Venezia avanti, con Parma e Udinese, Alessandria dietro. 2-0 per loro, addio promozione, e allo spareggio vanno Parma e Udinese. «Ho fatto fare il primo gol a Lorenzetti e poi ho firmato il secondo. Una punizione defilata, una decina di metri dalla parte dei distinti, verso la porta dalla parte del diporto velico. Una specie di tiro cross che ingannò il mio amico Seda. Gli anni successivi, tornato a Venezia, con Eros ci siamo presi in giro tante volte per quel gol. Il ciosoto, ogni volta che ci troviamo mi ripete che ho sbagliato il cross e non volevo segnare, io gli rispondo che ha sbagliato l’uscita... La verità è che quel Venezia giocò troppo teso, contratto, temendo di aver perso il campionato già la settimana prima con il pari a Solbiate. L’Alessandria invece arrivò rilassata, tre giorni di ritiro-relax a Chioggia...».
Lei esultò, senza l’ipocrisia degli ex di oggi. «Fare gol era il mio mestiere, per un attaccante è tutto. Ho esultato, come chiunque fa un gol in una partita importante. Niente contro il Venezia, comunque».
Però si prese anche del “traditore” da qualche tifoso. All’uscita dal campo, ai giardini. Se poi a distanza di 39 anni qualcuno ricorda ancora l’episodio... «I tifosi veneziani sono stupendi. Pensate che alla fine della partita i miei compagni tornarono ad Alessandria mentre io avevo casa al Lido e mi fermai per il lunedì. Da Sant’Elena al Lido, in vaporetto, me ne hanno dette di tutti i colori, ma già al lunedì mattina, mi invitavano a bere lo spritz con loro. Un modo di vivere il calcio ben lontano dalle tensioni di oggi».
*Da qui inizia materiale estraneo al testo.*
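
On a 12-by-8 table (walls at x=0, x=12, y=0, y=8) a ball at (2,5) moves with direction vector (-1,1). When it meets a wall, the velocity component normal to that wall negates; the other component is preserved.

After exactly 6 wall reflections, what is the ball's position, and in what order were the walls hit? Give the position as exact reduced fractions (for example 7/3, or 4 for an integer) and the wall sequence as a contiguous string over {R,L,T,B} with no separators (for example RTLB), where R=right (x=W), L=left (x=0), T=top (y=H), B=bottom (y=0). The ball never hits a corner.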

Oggi si gioca Venezia - Alessandria. Sensazioni? «Mah, saranno forse 25 anni che non metto piede al Penzo, magari questa sarebbe stata l’occasione giusta, ma ho degli impegni personali e non ci sarò. Della mia Alessandria non ho sentito più nessuno, ho fatto un anno e basta, non faccio parte della loro storia. Era una bella squadra, con Dolso, Lorenzetti , Musa, Attilio Maldera e come allenatore Pippo Marchioro. Ma il mio cuore è neroverde. Come la maglia che facevo mettere ai miei compagni al tempo del collegio, come la maglia che ho amato di più nella mia carriera. L’arancio?No, grazie. Però faccio tifo per questo Venezia, al fischio finale mio figlio ha il compito di mandarmi il messaggio con il risultato».